Keberagaman organisasi dan forum guru yang hadir dalam deklarasi ini menunjukkan adanya semangat untuk bersatu dalam suatu federasi. Penyatuan atas perbedaan-perbedaan inilah yang kemudian mendorong terbentuknya FGII sebagai organisasi yang menaungi guru dari berbagai daerah.
Prinsip Dasar Pembentukan FGII
Prinsip utama yang melatarbelakangi pembentukan FGII adalah mendorong demokratisasi pendidikan. FGII bertujuan untuk memberikan ruang sebesar-besarnya kepada para guru dan masyarakat agar dapat terlibat aktif dalam proses pengambilan kebijakan pendidikan. Hal ini diharapkan dapat menciptakan kebijakan pendidikan yang partisipatif, transparan, dan akuntabel.
FGII percaya bahwa kebijakan pendidikan di Indonesia harus melibatkan seluruh pemangku kepentingan, termasuk guru sebagai pelaku utama dalam dunia pendidikan. Dengan partisipasi yang aktif dari berbagai pihak, kebijakan yang dihasilkan diharapkan mampu menjawab tantangan dan kebutuhan pendidikan di Indonesia.
Baca Juga : Profil IGI (Ikatan Guru Indonesia)
Kongres FGII
Sejak dideklarasikan, FGII telah menyelenggarakan tiga kali kongres nasional, yaitu:
- Kongres I (Juli 2002) di Bandung, Jawa Barat.
- Kongres II (Juli 2005) di Purwokerto, Jawa Tengah.
- Kongres III (Juli 2008) di Makassar, Sulawesi Selatan.
Kongres ini menjadi forum penting bagi para anggota FGII untuk merumuskan visi, misi, dan strategi organisasi. Selain itu, kongres juga menjadi ajang evaluasi terhadap program-program yang telah dijalankan, sekaligus sarana untuk menyusun langkah-langkah baru dalam memperjuangkan hak dan kesejahteraan guru di seluruh Indonesia.
Keanggotaan FGII
Saat ini, FGII telah berkembang menjadi organisasi guru yang besar, dengan jumlah anggota mencapai 157.000 guru. Anggota FGII terdiri dari guru swasta, non-PNS, dan PNS, yang tersebar di 17 provinsi di Indonesia. Provinsi-provinsi tersebut meliputi:
- Aceh, Sumatera Utara, Sumatera Barat, Bengkulu, Kepulauan Riau, Lampung, Banten, Jakarta, Jawa Barat, Jawa Tengah, DI Yogyakarta, Jawa Timur, Kalimantan Barat, Kalimantan Timur, Sulawesi Selatan, Sulawesi Utara, dan Nusa Tenggara Barat.

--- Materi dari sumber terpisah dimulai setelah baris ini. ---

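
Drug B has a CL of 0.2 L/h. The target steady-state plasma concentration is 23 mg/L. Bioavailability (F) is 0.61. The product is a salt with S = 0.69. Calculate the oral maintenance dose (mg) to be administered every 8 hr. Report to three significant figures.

87.4 mg

At steady state, dose per interval replaces the amount cleared in that interval: F·S·D/τ = CL·Css.
D = CL × Css × τ / F / S = 0.2000 × 23 × 8 / 0.61 / 0.69 = 87.43 mg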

Keberagaman keanggotaan ini mencerminkan komitmen FGII untuk menjangkau seluruh guru di Indonesia, tanpa memandang status kepegawaian atau daerah asal mereka.
Penutup
FGII hadir sebagai wadah yang memperjuangkan hak-hak guru sekaligus mendorong perubahan positif dalam dunia pendidikan Indonesia. Dengan prinsip demokratisasi pendidikan, FGII terus berkomitmen untuk menciptakan kebijakan pendidikan yang partisipatif, transparan, dan akuntabel. Sebagai organisasi guru independen, FGII juga memainkan peran penting dalam menyatukan aspirasi guru dari berbagai daerah demi kemajuan pendidikan di tanah air.